One of the non-fiction writers of my generation who I most admire / envy / emulate – Jonah Lehrer – has just performed one of the steepest plummets from grace I’ve ever seen. At 31, Lehrer had already authored three best sellers: Why Proust Was a Neuroscientist, How We Decide, and Imagine, which came out in May 2012, the same month as my book. I watched in awe as Jonah appeared on all the major book promotion stops, from Start the Week to the RSA. Hell, he was even on the Colbert Report. He also had a column in the New Yorker, and did 30-40 speaking gigs a year, for which he was paid, I don’t know, maybe $15,000 a talk?
He basically had my dream job. And he also wrote really well, so I didn’t grudge him his success (well…not much). I read and thoroughly enjoyed Why Proust Was A Neuroscientist, and it was a major influence on my own book, in its clean and strong structure, its weaving together of scientific evidence and personal stories, its vision that the sciences and the humanities could and should be brought together.

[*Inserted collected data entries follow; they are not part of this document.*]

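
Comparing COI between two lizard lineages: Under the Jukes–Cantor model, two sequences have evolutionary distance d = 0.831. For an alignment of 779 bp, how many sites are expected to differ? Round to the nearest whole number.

Invert JC69: p = (3/4)(1 − e^(−4d/3)) = 0.75 × (1 − e^(-1.108)) = 0.75 × (1 − 0.330219) = 0.502336.
Expected differing sites = pL ≈ 0.502336 × 779 = 391.319744 ≈ 391.

391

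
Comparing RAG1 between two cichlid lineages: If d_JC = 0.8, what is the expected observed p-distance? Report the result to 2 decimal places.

p = (3/4)(1 − e^(−4d/3)) = 0.75 × (1 − e^(-1.066667)) = 0.75 × (1 − 0.344154) = 0.491885.

0.49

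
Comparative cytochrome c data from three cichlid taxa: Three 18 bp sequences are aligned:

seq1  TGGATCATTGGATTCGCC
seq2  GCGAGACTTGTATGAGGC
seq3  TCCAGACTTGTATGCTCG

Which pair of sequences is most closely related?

seq2 and seq3

seq1–seq2: 9/18 differ, p = 0.500, d = 0.824.
seq1–seq3: 9/18 differ, p = 0.500, d = 0.824.
seq2–seq3: 6/18 differ, p = 0.333, d = 0.441.
The smallest distance is between seq2 and seq3.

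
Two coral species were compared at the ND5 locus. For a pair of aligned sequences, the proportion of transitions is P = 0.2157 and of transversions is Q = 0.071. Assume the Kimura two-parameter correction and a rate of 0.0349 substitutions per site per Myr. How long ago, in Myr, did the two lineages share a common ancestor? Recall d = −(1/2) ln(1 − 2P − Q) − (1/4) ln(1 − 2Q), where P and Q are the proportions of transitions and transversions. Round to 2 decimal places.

Under the Kimura two-parameter model, d = −½ ln(1 − 2P − Q) − ¼ ln(1 − 2Q).
1 − 2P − Q = 0.4976, giving −½ ln(0.4976) = 0.348979.
1 − 2Q = 0.858, giving −¼ ln(0.858) = 0.038288.
d = 0.348979 + 0.038288 = 0.387267.
Under a molecular clock d = 2μt, so t = d/(2μ) = 0.387267 / (2 × 0.0349) = 5.55 Myr.

5.55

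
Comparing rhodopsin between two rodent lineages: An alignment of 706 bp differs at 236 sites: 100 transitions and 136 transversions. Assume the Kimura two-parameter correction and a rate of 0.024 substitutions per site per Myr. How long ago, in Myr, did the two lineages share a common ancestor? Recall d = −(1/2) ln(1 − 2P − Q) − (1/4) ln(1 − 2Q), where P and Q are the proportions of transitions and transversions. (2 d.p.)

9.26

P = 100/706 ≈ 0.141643 and Q = 136/706 ≈ 0.192635.
Under the Kimura two-parameter model, d = −½ ln(1 − 2P − Q) − ¼ ln(1 − 2Q).
1 − 2P − Q = 0.524079, giving −½ ln(0.524079) = 0.323056.
1 − 2Q = 0.61473, giving −¼ ln(0.61473) = 0.121643.
d = 0.323056 + 0.121643 = 0.444699.
Under a molecular clock d = 2μt, so t = d/(2μ) = 0.444699 / (2 × 0.024) = 9.26 Myr.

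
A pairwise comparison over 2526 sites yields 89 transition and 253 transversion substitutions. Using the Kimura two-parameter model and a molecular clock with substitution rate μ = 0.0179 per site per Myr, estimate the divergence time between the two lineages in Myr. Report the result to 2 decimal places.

4.17

P = 89/2526 ≈ 0.035234 and Q = 253/2526 ≈ 0.100158.
Under the Kimura two-parameter model, d = −½ ln(1 − 2P − Q) − ¼ ln(1 − 2Q).
1 − 2P − Q = 0.829374, giving −½ ln(0.829374) = 0.093542.
1 − 2Q = 0.799684, giving −¼ ln(0.799684) = 0.055885.
d = 0.093542 + 0.055885 = 0.149427.
Under a molecular clock d = 2μt, so t = d/(2μ) = 0.149427 / (2 × 0.0179) = 4.17 Myr.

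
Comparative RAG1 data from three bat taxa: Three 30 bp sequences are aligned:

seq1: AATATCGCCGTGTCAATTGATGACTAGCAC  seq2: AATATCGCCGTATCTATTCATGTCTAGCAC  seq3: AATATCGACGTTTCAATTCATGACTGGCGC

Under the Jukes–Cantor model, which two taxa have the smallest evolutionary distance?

seq1 and seq2

seq1–seq2: 4/30 differ, p = 0.133, d = 0.147.
seq1–seq3: 5/30 differ, p = 0.167, d = 0.188.
seq2–seq3: 6/30 differ, p = 0.200, d = 0.233.
The smallest distance is between seq1 and seq2.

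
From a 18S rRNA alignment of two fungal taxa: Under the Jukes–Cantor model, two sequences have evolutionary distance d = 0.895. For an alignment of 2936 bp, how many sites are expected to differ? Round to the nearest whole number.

Invert JC69: p = (3/4)(1 − e^(−4d/3)) = 0.75 × (1 − e^(-1.193333)) = 0.75 × (1 − 0.303209) = 0.522593.
Expected differing sites = pL ≈ 0.522593 × 2936 = 1534.333048 ≈ 1534.

1534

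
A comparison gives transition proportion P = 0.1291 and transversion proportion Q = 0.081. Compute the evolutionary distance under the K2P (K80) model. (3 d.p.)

0.251

Under the Kimura two-parameter model, d = −½ ln(1 − 2P − Q) − ¼ ln(1 − 2Q).
1 − 2P − Q = 0.6608, giving −½ ln(0.6608) = 0.207152.
1 − 2Q = 0.838, giving −¼ ln(0.838) = 0.044184.
d = 0.207152 + 0.044184 = 0.251336.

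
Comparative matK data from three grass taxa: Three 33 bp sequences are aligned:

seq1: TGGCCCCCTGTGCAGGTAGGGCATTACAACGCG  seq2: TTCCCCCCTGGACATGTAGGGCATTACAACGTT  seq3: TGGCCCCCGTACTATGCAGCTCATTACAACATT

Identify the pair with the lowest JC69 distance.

seq1–seq2: 7/33 differ, p = 0.212, d = 0.249.
seq1–seq3: 12/33 differ, p = 0.364, d = 0.497.
seq2–seq3: 11/33 differ, p = 0.333, d = 0.441.
The smallest distance is between seq1 and seq2.

seq1 and seq2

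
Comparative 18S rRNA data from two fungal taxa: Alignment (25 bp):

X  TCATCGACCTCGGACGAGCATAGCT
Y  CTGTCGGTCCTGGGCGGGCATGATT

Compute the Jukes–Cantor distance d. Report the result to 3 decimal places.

0.766

The sequences differ at 12 of 25 sites, so p = 12/25 = 0.48.
d = −(3/4) ln(1 − 4p/3) = −0.75 ln(1 − 0.64) = −0.75 ln(0.36)
  = −0.75 × (-1.021651) = 0.766238 substitutions/site.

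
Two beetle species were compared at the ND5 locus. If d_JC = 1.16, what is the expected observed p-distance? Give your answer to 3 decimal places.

p = (3/4)(1 − e^(−4d/3)) = 0.75 × (1 − e^(-1.546667)) = 0.75 × (1 − 0.212957) = 0.590282.

0.590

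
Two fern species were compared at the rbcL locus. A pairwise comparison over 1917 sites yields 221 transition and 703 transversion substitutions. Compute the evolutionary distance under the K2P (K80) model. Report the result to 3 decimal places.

P = 221/1917 ≈ 0.115284 and Q = 703/1917 ≈ 0.366719.
Under the Kimura two-parameter model, d = −½ ln(1 − 2P − Q) − ¼ ln(1 − 2Q).
1 − 2P − Q = 0.402713, giving −½ ln(0.402713) = 0.454766.
1 − 2Q = 0.266562, giving −¼ ln(0.266562) = 0.330537.
d = 0.454766 + 0.330537 = 0.785303.

0.785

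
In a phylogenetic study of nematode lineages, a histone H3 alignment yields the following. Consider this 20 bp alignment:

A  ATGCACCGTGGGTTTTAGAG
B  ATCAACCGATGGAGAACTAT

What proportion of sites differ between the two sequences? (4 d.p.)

The sequences differ at 11 of 20 positions.
p = 11/20 = 0.5500.

0.5500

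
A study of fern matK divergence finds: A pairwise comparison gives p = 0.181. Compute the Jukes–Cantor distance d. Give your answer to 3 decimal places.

d = −(3/4) ln(1 − 4p/3) = −0.75 ln(1 − 0.241333) = −0.75 ln(0.758667)
  = −0.75 × (-0.276192) = 0.207144 substitutions/site.

0.207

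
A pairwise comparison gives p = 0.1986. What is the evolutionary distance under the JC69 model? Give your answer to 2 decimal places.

0.23

d = −(3/4) ln(1 − 4p/3) = −0.75 ln(1 − 0.2648) = −0.75 ln(0.7352)
  = −0.75 × (-0.307613) = 0.230710 substitutions/site.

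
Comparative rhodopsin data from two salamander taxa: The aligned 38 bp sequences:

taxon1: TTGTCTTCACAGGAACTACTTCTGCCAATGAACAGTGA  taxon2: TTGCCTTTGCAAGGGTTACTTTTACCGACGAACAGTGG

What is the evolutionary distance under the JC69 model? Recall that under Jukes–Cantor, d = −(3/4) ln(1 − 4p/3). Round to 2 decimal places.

The sequences differ at 12 of 38 sites, so p = 12/38 ≈ 0.315789.
d = −(3/4) ln(1 − 4p/3) = −0.75 ln(1 − 0.421052) = −0.75 ln(0.578948)
  = −0.75 × (-0.546543) = 0.409907 substitutions/site.

0.41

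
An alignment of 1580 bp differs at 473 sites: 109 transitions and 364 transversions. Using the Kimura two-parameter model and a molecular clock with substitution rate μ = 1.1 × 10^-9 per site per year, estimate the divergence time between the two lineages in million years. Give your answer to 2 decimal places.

P = 109/1580 ≈ 0.068987 and Q = 364/1580 ≈ 0.23038.
Under the Kimura two-parameter model, d = −½ ln(1 − 2P − Q) − ¼ ln(1 − 2Q).
1 − 2P − Q = 0.631646, giving −½ ln(0.631646) = 0.229713.
1 − 2Q = 0.53924, giving −¼ ln(0.53924) = 0.154399.
d = 0.229713 + 0.154399 = 0.384112.
Under a molecular clock d = 2μt, so t = d/(2μ) = 0.384112 / (2 × 1.1 × 10^-9) = 174.60 million years.

174.60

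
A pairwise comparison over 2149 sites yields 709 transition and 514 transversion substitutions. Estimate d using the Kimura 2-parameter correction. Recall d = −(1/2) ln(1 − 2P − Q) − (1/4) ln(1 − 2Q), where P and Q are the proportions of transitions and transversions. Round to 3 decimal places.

P = 709/2149 ≈ 0.329921 and Q = 514/2149 ≈ 0.239181.
Under the Kimura two-parameter model, d = −½ ln(1 − 2P − Q) − ¼ ln(1 − 2Q).
1 − 2P − Q = 0.100977, giving −½ ln(0.100977) = 1.146431.
1 − 2Q = 0.521638, giving −¼ ln(0.521638) = 0.162695.
d = 1.146431 + 0.162695 = 1.309126.

1.309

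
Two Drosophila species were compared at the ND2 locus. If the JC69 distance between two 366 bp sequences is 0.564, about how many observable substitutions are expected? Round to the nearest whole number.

Invert JC69: p = (3/4)(1 − e^(−4d/3)) = 0.75 × (1 − e^(-0.752)) = 0.75 × (1 − 0.471423) = 0.396433.
Expected differing sites = pL ≈ 0.396433 × 366 = 145.094478 ≈ 145.

145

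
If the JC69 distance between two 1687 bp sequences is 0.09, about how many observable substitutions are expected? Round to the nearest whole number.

Invert JC69: p = (3/4)(1 − e^(−4d/3)) = 0.75 × (1 − e^(-0.12)) = 0.75 × (1 − 0.886920) = 0.084810.
Expected differing sites = pL ≈ 0.084810 × 1687 = 143.07447 ≈ 143.

143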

So it’s saddening, and also frightening, to see his fall. It started with reports that he had self-plagiarised himself, using lines from one article again in another article, and also using stuff from his blog in his books. My feelings about that were, OK, I can understand that its wrong to sell the same stuff twice. But so what if he used stuff from his blog in his book – my God, 60% of my book is from my blog. That’s like reprimanding a painter for copying stuff from his sketchbook. The whole point of a blog, for me, is that you sketch stuff out and learn how to say what you want well. And when you’ve said something exactly as you want to say it, it’s not surprising if you then re-use that phrasing in a book.
The new revelations, however, suggest he made up and doctored quite a lot of quotes by Bob Dylan, in his new book Imagine. It’s a bizarre thing to have done, because everyone knows that Dylan fans are complete obsessives and he was going to get busted. Particularly as the Dylan story was the one he told over and over in talks and magazine excerpts. Now, alas, he has resigned from the New Yorker, and his publishers have stopped shipping Imagine, which is a shock as Lehrer must have been paid a socking great advance by Houghton Mifflin Harcourt in the US and Canongate in the UK (I’m guessing over half a million dollars). In fact, they’re even offering refunds to the 200,000 people who have already bought the book, which seems like overkill to me.
It reminds me of the line of the Greeks (Solon? Aeschylus? Aristotle?) – call no man happy until they’re dead. By which they meant not that happiness is a cold grave, but that there are so many ups and downs in life that you never know how things will turn out. Sometimes great success like Lehrer’s is not all it’s cracked up to be. Would he really have made up quotes, if he wasn’t under extreme pressure to produce another best-seller to support all the hype?
There was a bubble in non-fiction popular psychology…perhaps a bubble in psychology in general, that built up over the last fifteen years, thanks in particular to the incredible success of Malcolm Gladwell, Lehrer’s mentor. His popularity helped stoke a massive public demand for for popular science books that neatly encapsulated some funky idea (Blink, Flourish, Bounce, Moonwalking with Einstein, you get the picture). But the market success obviously led to pressure to condense everything down into tidy TED-friendly ten minute info-bites, which in turn created pressure to simplify and (on some occasions) falsify. And it even turns out that some of the psychology studies of the last ten years were also falsified. So the pop-psych bubble seems to be bursting, somewhat.
Well, I’m sorry for Lehrer, it must be really vertiginous to rise so quickly then fall so quickly. He really is a genuinely talented writer, you can’t fake that. And I don’t know about Imagine or How We Decide, but Why Proust Was A Neuroscientist was simply a great book, which will last. Unfortunately its success, and the timing of it, meant there was too much hype put on him, too young. I wouldn’t wish that sort of success on anyone.